I’ve listed down below the things I loved the most about this book.
1. Alosa, ’nuff said. Alosa’s freaking amazing! She’s like a mixture of Disney’s Merida (with all her fiery red hair), Captain Jack Sparrow, and Celaena Sardothien all rolled into one. She’s beautiful, witty, sarcastic, smart, brave, determined. She’s a pirate who runs her own crew, kills enemies, goes on quests for hidden treasures and so on, but she’s also a lady who enjoys the pleasures of clothes and other pretty things. I admire how much of a feminist she is, since she made up her own crew mostly composed of females who she took based on their talents and skills, rather than take men who are thieves, killers, and rapists like other pirate captains do. She also has a couple of men in her crew, but they were mostly for the brute strength and so that her skills could affect them.
2. The setting and world-building. For a debut novel, this book is beautifully written. I could easily imagine every scenario and place they went to with great detail. It was written just right, leaving nothing out but also not putting too much in it.

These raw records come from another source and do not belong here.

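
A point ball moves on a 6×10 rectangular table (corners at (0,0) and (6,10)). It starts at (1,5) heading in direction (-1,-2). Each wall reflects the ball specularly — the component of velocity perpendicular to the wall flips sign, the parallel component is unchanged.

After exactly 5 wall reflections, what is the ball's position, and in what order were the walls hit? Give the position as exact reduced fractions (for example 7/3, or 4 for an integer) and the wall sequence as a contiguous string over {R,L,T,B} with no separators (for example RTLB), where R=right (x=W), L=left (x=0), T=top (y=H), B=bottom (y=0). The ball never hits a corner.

1. t=1 → L at (0,3); v=(1,-2)
2. t=3/2 → B at (3/2,0); v=(1,2)
3. t=9/2 → R at (6,9); v=(-1,2)
4. t=1/2 → T at (11/2,10); v=(-1,-2)
5. t=5 → B at (1/2,0); v=(-1,2)

Final position: (1/2,0)
Wall sequence: LBRTB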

I just wished we had a map included so that we could all picture the layout of the seas and lands more vividly.
3. The fast-paced action. If you’re looking for a really easy but fast-paced novel, this one is for you. There were definitely no dull moments, and the story just consumes you with each turn of the page. You wouldn’t even realize that you’ve read a huge chunk of it already because you have been laughing and keeping up with Alosa’s antics and schemes.
4. The plot-twist. It’s actually not much of a plot-twist, but I’ll consider it as one. About near half of the book, I was already able to tell that there was something brewing with Alosa, and how the mystery of the sirens revolved around her life. But it was still a very interesting twist in her character!

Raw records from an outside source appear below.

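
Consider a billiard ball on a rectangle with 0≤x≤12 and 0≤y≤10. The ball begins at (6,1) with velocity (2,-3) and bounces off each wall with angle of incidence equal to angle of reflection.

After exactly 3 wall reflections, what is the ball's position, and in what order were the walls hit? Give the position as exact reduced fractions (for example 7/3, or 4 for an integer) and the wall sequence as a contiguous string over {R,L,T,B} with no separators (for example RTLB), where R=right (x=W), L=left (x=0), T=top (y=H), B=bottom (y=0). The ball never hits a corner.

1. t=1/3 → B at (20/3,0); v=(2,3)
2. t=8/3 → R at (12,8); v=(-2,3)
3. t=2/3 → T at (32/3,10); v=(-2,-3)

Final position: (32/3,10)
Wall sequence: BRT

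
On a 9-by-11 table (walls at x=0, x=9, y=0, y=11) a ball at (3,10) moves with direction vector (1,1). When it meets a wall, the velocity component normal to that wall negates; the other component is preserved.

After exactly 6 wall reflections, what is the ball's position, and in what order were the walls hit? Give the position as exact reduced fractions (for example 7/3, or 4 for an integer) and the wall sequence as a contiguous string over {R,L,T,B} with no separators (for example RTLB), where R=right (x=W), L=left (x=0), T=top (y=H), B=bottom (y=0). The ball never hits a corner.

Final position: (9,10)
Wall sequence: TRBLTR

1. t=1 → T at (4,11); v=(1,-1)
2. t=5 → R at (9,6); v=(-1,-1)
3. t=6 → B at (3,0); v=(-1,1)
4. t=3 → L at (0,3); v=(1,1)
5. t=8 → T at (8,11); v=(1,-1)
6. t=1 → R at (9,10); v=(-1,-1)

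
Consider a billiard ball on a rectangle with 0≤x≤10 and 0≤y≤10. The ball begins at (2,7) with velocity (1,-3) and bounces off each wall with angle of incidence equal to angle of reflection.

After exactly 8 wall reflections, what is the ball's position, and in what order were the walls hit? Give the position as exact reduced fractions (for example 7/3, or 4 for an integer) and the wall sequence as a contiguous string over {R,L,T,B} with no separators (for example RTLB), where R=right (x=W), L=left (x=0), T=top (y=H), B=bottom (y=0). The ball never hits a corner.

1. t=7/3 → B at (13/3,0); v=(1,3)
2. t=10/3 → T at (23/3,10); v=(1,-3)
3. t=7/3 → R at (10,3); v=(-1,-3)
4. t=1 → B at (9,0); v=(-1,3)
5. t=10/3 → T at (17/3,10); v=(-1,-3)
6. t=10/3 → B at (7/3,0); v=(-1,3)
7. t=7/3 → L at (0,7); v=(1,3)
8. t=1 → T at (1,10); v=(1,-3)

Final position: (1,10)
Wall sequence: BTRBTBLT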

I would love to see more of the other characters, especially Riden and Alosa’s crew in Ave-lee. All characters are unique and never dull, even the most hideous ones in Draxton’s crew were something to watch out for. I also would want to read more on Ride and Alosa’s relationship, since both of them were hot-and-cold with each other, bickering like cats and dogs, and making out like nobody’s business. They’re both adorable, but there were times where I just wanted to smack them both for being too stubborn with each other.
The YA world should give more notice to pirates, since I’m guessing there aren’t a lot of YA books about them. And this is a really great read to pick up if you’re in love with sea-faring pirates!